Holanda, Canadá, Austrália, Alemanha, Portugal, Espanha, Itália, Argentina, África do Sul, Colômbia, México são alguns dos mais de 60 países que possuem alguma regulamentação nacional sobre o uso da maconha. Nos EUA 15 estados, além da capital federal legalizaram o uso recreativo e outros 16 o descriminalizaram; 36 estados permitem alguma forma de uso legal para fins médicos. O Uruguai, em 2013 e o Canadá, em 2018, foram os dois primeiros países a legalizar mais amplamente seu cultivo, comércio e consumo para o uso não-médico.
Ainda que maconha seja usada em taxas semelhantes por pessoas negras e brancas em toda a América, pretos e pardos são desproporcionalmente visados e prejudicados por sua criminalização, sujeito a paradas, revistas, prisões e condenações por crimes relacionados à maconha ofensas por causa de sua raça.
A descriminalização é uma das modalidades que vêm sendo implementadas no sentido de políticas alternativas à proibição e ao punitivismo. A regulamentação legal oferece uma oportunidade de reparação às comunidades desproporcionalmente afetadas pela proibição, sujeitas a maior policiamento, criminalização e encarceramento.

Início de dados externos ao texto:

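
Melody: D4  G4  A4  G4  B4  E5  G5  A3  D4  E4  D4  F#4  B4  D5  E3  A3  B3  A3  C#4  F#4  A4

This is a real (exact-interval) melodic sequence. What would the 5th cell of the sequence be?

Unit = 7 notes; the statements start on D4, A3, E3, moving down a 4th each time.
Carrying on: B2 → F#2.
So cell 5 is F#2 B2 C#3 B2 D#3 G#3 B3.

F#2 B2 C#3 B2 D#3 G#3 B3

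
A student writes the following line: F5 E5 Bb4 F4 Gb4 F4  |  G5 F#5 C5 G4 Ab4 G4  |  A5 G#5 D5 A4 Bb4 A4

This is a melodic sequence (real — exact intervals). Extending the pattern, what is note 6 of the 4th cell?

Grouping in 6s, the 6th note of each cell is F4, G4, A4.
Each moves up a 2nd; the next is B4.

B4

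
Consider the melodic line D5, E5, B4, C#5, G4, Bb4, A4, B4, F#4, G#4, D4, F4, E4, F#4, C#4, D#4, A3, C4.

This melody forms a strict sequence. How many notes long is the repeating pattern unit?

18 notes total. Splitting into 3 groups of 6:
D5 E5 B4 C#5 G4 Bb4 | A4 B4 F#4 G#4 D4 F4 | E4 F#4 C#4 D#4 A3 C4
Every group is a transposition down a 4th of the one before; no shorter unit works.

6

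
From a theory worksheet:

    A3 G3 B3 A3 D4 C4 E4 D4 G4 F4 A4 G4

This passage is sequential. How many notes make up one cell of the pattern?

There are 12 notes; a 4-note unit gives 3 cells:
A3 G3 B3 A3 | D4 C4 E4 D4 | G4 F4 A4 G4
That's a consistent up a 4th shift per cell, and no other grouping gives one.

4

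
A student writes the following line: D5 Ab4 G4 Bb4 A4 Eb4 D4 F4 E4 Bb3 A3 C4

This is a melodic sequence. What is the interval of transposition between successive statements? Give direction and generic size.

down a 4th

The 4-note cells begin on D5, A4, E4 — each down a 4th from the last.
From D5 to A4: down a 4th.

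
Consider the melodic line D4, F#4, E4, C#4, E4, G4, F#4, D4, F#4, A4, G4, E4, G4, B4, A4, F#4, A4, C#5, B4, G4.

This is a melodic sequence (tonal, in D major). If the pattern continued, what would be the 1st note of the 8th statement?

D5

Grouping in 4s, the 1st note of each cell is D4, E4, F#4, G4, A4.
Extending up a 2nd: B4 → C#5 → D5.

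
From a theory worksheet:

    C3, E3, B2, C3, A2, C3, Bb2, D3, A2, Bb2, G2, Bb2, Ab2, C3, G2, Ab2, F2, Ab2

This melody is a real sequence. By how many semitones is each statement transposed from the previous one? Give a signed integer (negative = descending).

Taking 6-note groups, the heads are C3, Bb2, Ab2: the pattern moves down a 2nd.
C3→Bb2 is 46 − 48 = -2 semitones.

-2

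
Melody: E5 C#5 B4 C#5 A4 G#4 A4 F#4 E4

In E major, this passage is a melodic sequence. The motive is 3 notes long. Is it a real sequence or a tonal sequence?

tonal

Every note is diatonic to E major.
Cell 1 has -3 semitones from note 1 to 2, but cell 2 has -4 — the interval quality changes while the contour stays the same, which is the hallmark of a tonal sequence.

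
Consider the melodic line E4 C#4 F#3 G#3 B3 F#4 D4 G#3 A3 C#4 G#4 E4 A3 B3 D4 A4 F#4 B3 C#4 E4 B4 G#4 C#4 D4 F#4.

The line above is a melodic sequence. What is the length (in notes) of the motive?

5

Try groups of 5 (5 cells in 25 notes):
E4 C#4 F#3 G#3 B3 | F#4 D4 G#3 A3 C#4 | G#4 E4 A3 B3 D4 | A4 F#4 B3 C#4 E4 | B4 G#4 C#4 D4 F#4
Every group is a transposition up a 2nd of the one before; no shorter unit works.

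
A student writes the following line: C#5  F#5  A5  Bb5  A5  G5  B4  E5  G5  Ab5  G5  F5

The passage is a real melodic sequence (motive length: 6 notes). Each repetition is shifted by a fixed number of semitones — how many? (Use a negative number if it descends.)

The 6-note cells begin on C#5, B4 — each down a 2nd from the last.
C#5 to B4 spans -2 semitones.

-2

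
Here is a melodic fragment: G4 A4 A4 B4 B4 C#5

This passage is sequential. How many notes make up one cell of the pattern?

2

There are 6 notes; a 2-note unit gives 3 cells:
G4 A4 | A4 B4 | B4 C#5
Each cell is the previous one up a 2nd — so the unit is 2 notes.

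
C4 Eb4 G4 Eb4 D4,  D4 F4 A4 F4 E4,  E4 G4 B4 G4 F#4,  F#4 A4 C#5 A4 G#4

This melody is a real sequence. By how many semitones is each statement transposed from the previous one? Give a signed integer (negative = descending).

2

With a 5-note motive the entries are C4, D4, E4, F#4, each up a 2nd from the previous.
C4 to D4 spans +2 semitones.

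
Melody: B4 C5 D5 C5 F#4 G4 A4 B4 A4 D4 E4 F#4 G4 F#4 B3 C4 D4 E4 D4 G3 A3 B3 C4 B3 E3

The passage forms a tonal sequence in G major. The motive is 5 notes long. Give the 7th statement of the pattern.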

A criminalização estigmatiza e aumenta as barreiras para a garantia de direitos como trabalho, moradia e direitos familiares, com impactos duradouros reduzindo drasticamente oportunidades, especialmente para migrantes, mulheres, pessoas negras e indígenas, e populações de baixa renda, residentes em territórios periféricos. Movimentos sociais e pesquisadores internacionais, têm se mobilizado para garantir que os esforços de regulamentação centralizem a justiça racial como forma de enfrentam os danos provocados pela criminalização.